Chapter 5. Updatable Views


Any view can be marked as updatable. In many circumstances the view definition allows the view to be inherently updatable without the need to manually define a trigger to handle INSERT/UPDATE/DELETE operations.

An inherently updatable view cannot be defined with a query that has:

  • A set operation (INTERSECT, EXCEPT, UNION).
  • SELECT DISTINCT.
  • Aggregation (aggregate functions, GROUP BY, HAVING).
  • A LIMIT clause.

A UNION ALL can define an inherently updatable view only if each of the UNION branches are themselves inherently updatable. A view defined by a UNION ALL can accommodate inherent INSERT statements if it is a partitioned union, and the INSERT specifies values that belong to a single partition. For more information, see partitioned union in Federated optimizations.

Any view column that is not mapped directly to a column is not updatable and cannot be targeted by an UPDATE set clause or be an INSERT column.

If a view is defined by a join query or has a WITH clause it might still be inherently updatable. However, in these situations there are further restrictions, and the resulting query plan may execute multiple statements. For a non-simple query to be updatable, the following criteria apply:

  • An INSERT/UPDATE can only modify a single key-preserved table.
  • To allow DELETE operations, there must be only a single key-preserved table.

    For information about key-preserved tables, see Key-preserved tables.

If the default handling is not available or if you want to have an alternative implementation of an INSERT/UPDATE/DELETE, you can use update procedures, or triggers, to define procedures to handle the respective operations.

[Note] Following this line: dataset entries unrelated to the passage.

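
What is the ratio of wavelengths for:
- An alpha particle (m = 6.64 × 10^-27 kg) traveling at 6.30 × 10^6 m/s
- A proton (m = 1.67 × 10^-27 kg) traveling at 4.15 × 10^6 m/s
λ₁/λ₂ = 0.166

Using λ = h/(mv):

λ₁ = h/(m₁v₁) = 1.58 × 10^-14 m
λ₂ = h/(m₂v₂) = 9.56 × 10^-14 m

Ratio λ₁/λ₂ = (m₂v₂)/(m₁v₁)
         = (1.67 × 10^-27 kg × 4.15 × 10^6 m/s) / (6.64 × 10^-27 kg × 6.30 × 10^6 m/s)
         = 0.166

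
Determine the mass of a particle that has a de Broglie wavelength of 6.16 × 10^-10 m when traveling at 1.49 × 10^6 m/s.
7.22 × 10^-31 kg

From the de Broglie relation λ = h/(mv), we solve for m:

m = h/(λv)
m = (6.626 × 10^-34 J·s) / (6.16 × 10^-10 m × 1.49 × 10^6 m/s)
m = 7.22 × 10^-31 kg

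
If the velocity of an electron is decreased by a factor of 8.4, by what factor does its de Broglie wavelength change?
The wavelength increases by a factor of 8.4.

From λ = h/(mv), the wavelength is inversely proportional to velocity:

λ ∝ 1/v

If v → v/8.4, then λ → 8.4λ

When velocity is decreased by a factor of 8.4, the wavelength increases by a factor of 8.4.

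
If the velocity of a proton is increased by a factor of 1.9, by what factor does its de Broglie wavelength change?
The wavelength decreases by a factor of 1.9.

From λ = h/(mv), the wavelength is inversely proportional to velocity:

λ ∝ 1/v

If v → 1.9v, then λ → λ/1.9

When velocity is increased by a factor of 1.9, the wavelength decreases by a factor of 1.9.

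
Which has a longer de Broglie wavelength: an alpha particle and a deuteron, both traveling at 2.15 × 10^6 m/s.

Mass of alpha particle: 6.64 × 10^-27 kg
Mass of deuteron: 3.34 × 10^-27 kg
The deuteron has the longer wavelength.

Using λ = h/(mv), since both particles have the same velocity, the wavelength depends only on mass.

For alpha particle: λ₁ = h/(m₁v) = 4.64 × 10^-14 m
For deuteron: λ₂ = h/(m₂v) = 9.23 × 10^-14 m

Since λ ∝ 1/m at constant velocity, the lighter particle has the longer wavelength.

The deuteron has the longer de Broglie wavelength.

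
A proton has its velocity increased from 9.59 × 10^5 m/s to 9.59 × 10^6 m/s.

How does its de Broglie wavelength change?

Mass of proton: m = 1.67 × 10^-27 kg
The wavelength decreases by a factor of 10.

Using λ = h/(mv):

Initial wavelength: λ₁ = h/(mv₁) = 4.14 × 10^-13 m
Final wavelength: λ₂ = h/(mv₂) = 4.14 × 10^-14 m

Since λ ∝ 1/v, when velocity increases by a factor of 10, the wavelength decreases by a factor of 10.

λ₂/λ₁ = v₁/v₂ = 1/10

The wavelength decreases by a factor of 10.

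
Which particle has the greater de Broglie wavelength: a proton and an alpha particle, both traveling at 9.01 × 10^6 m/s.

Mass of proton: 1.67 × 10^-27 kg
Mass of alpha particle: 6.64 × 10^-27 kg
The proton has the longer wavelength.

Using λ = h/(mv), since both particles have the same velocity, the wavelength depends only on mass.

For proton: λ₁ = h/(m₁v) = 4.40 × 10^-14 m
For alpha particle: λ₂ = h/(m₂v) = 1.11 × 10^-14 m

Since λ ∝ 1/m at constant velocity, the lighter particle has the longer wavelength.

The proton has the longer de Broglie wavelength.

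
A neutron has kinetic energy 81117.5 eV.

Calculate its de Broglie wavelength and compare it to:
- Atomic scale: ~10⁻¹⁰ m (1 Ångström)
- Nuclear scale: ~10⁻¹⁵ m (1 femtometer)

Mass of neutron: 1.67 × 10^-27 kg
λ = 1.01 × 10^-13 m, which is between nuclear and atomic scales.

Using λ = h/√(2mKE):

KE = 81117.5 eV = 1.300 × 10^-14 J

λ = h/√(2mKE)
λ = (6.626 × 10^-34 J·s) / √(2 × 1.67 × 10^-27 kg × 1.300 × 10^-14 J)
λ = 1.01 × 10^-13 m

Comparison:
- Atomic scale (10⁻¹⁰ m): λ is 0.001× this size
- Nuclear scale (10⁻¹⁵ m): λ is 1e+02× this size

The wavelength is between nuclear and atomic scales.

This wavelength is appropriate for probing atomic structure but too large for nuclear physics experiments.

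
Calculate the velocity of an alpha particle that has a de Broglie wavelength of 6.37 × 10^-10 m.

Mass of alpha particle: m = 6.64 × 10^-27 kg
1.57 × 10^2 m/s

From the de Broglie relation λ = h/(mv), we solve for v:

v = h/(mλ)
v = (6.626 × 10^-34 J·s) / (6.64 × 10^-27 kg × 6.37 × 10^-10 m)
v = 1.57 × 10^2 m/s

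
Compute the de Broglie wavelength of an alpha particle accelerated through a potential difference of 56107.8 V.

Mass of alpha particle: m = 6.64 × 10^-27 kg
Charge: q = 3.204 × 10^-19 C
4.29 × 10^-14 m

When a particle is accelerated through voltage V, it gains kinetic energy KE = qV.

The de Broglie wavelength is then λ = h/√(2mqV):

λ = h/√(2mqV)
λ = (6.626 × 10^-34 J·s) / √(2 × 6.64 × 10^-27 kg × 3.204 × 10^-19 C × 56107.8 V)
λ = 4.29 × 10^-14 m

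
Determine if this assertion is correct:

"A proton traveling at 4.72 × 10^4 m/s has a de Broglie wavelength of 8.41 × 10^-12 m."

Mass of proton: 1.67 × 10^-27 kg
True

The claim is correct.

Using λ = h/(mv):
λ = (6.626 × 10^-34 J·s) / (1.67 × 10^-27 kg × 4.72 × 10^4 m/s)
λ = 8.41 × 10^-12 m

This matches the claimed value.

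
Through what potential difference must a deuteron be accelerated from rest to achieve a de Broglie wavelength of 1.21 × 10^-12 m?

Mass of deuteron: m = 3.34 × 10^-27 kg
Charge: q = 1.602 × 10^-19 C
280 V

From λ = h/√(2mqV), we solve for V:

λ² = h²/(2mqV)
V = h²/(2mqλ²)
V = (6.626 × 10^-34 J·s)² / (2 × 3.34 × 10^-27 kg × 1.602 × 10^-19 C × (1.21 × 10^-12 m)²)
V = 280 V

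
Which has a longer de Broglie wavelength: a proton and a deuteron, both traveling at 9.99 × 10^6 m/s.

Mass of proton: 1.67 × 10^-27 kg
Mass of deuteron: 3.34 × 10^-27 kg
The proton has the longer wavelength.

Using λ = h/(mv), since both particles have the same velocity, the wavelength depends only on mass.

For proton: λ₁ = h/(m₁v) = 3.97 × 10^-14 m
For deuteron: λ₂ = h/(m₂v) = 1.99 × 10^-14 m

Since λ ∝ 1/m at constant velocity, the lighter particle has the longer wavelength.

The proton has the longer de Broglie wavelength.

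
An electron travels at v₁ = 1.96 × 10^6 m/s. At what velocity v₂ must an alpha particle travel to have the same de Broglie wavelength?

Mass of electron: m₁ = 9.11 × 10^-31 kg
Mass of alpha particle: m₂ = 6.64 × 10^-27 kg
v₂ = 2.69 × 10^2 m/s

For equal de Broglie wavelengths: λ₁ = λ₂

h/(m₁v₁) = h/(m₂v₂)
m₁v₁ = m₂v₂
v₂ = v₁ · (m₁/m₂)

v₂ = 1.96 × 10^6 m/s × (9.11 × 10^-31 kg / 6.64 × 10^-27 kg)
v₂ = 2.69 × 10^2 m/s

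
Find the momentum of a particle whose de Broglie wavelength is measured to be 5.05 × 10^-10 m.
1.31 × 10^-24 kg·m/s

From the de Broglie relation λ = h/p, we solve for p:

p = h/λ
p = (6.626 × 10^-34 J·s) / (5.05 × 10^-10 m)
p = 1.31 × 10^-24 kg·m/s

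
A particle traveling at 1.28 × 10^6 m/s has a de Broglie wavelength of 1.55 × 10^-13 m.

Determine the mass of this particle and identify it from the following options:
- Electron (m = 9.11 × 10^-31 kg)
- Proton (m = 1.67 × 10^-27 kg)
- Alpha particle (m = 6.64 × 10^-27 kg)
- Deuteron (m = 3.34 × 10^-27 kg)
The particle is a deuteron.

From λ = h/(mv), solve for mass:

m = h/(λv)
m = (6.626 × 10^-34 J·s) / (1.55 × 10^-13 m × 1.28 × 10^6 m/s)
m = 3.34 × 10^-27 kg

Comparing with the listed masses, this is closest to a deuteron.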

For more information see Update procedures (Triggers).

Consider the following example of an inherently updatable denormalized view:

create foreign table parent_table (pk_col integer primary key, name string) options (updatable true);

create foreign table child_table (pk_col integer primary key, name string, fk_col integer, foreign key (fk_col) references parent_table (pk_col)) options (updatable true);

create view denormalized options (updatable true) as select c.fk_col, c.name as child_name, p.name from parent_table as p, child_table as c where p.pk_col = c.fk_col;

A query such as insert into denormalized (fk_col, child_name) values (1, 'a') would succeed against this view, because it targets a single key-preserved table, child_table. However, insert into denormalized (name) values ('a') would fail, because it maps to a parent_table that can have multiple rows for each parent_table key. In other words, it is not key-preserved.

Also, an INSERT against parent_table alone might not be visible to the view, because there might be no child entities associated either.

Not all scenarios will work. Referencing the preceding example, an insert into denormalized (pk_col, child_name) values (1, 'a') with a view that is defined using the p.pk_col will fail, because the logic doesn’t yet consider the equivalency of the key values.

5.1. Key-preserved tables

A key-preserved table has a primary or unique key that remains unique when it is projected into the result of the query. Note that it is not actually required for a view to reference the key columns in the SELECT clause. The query engine can detect a key-preserved table by analyzing the join structure. The engine will ensure that a join of a key-preserved table must be against one of its foreign keys.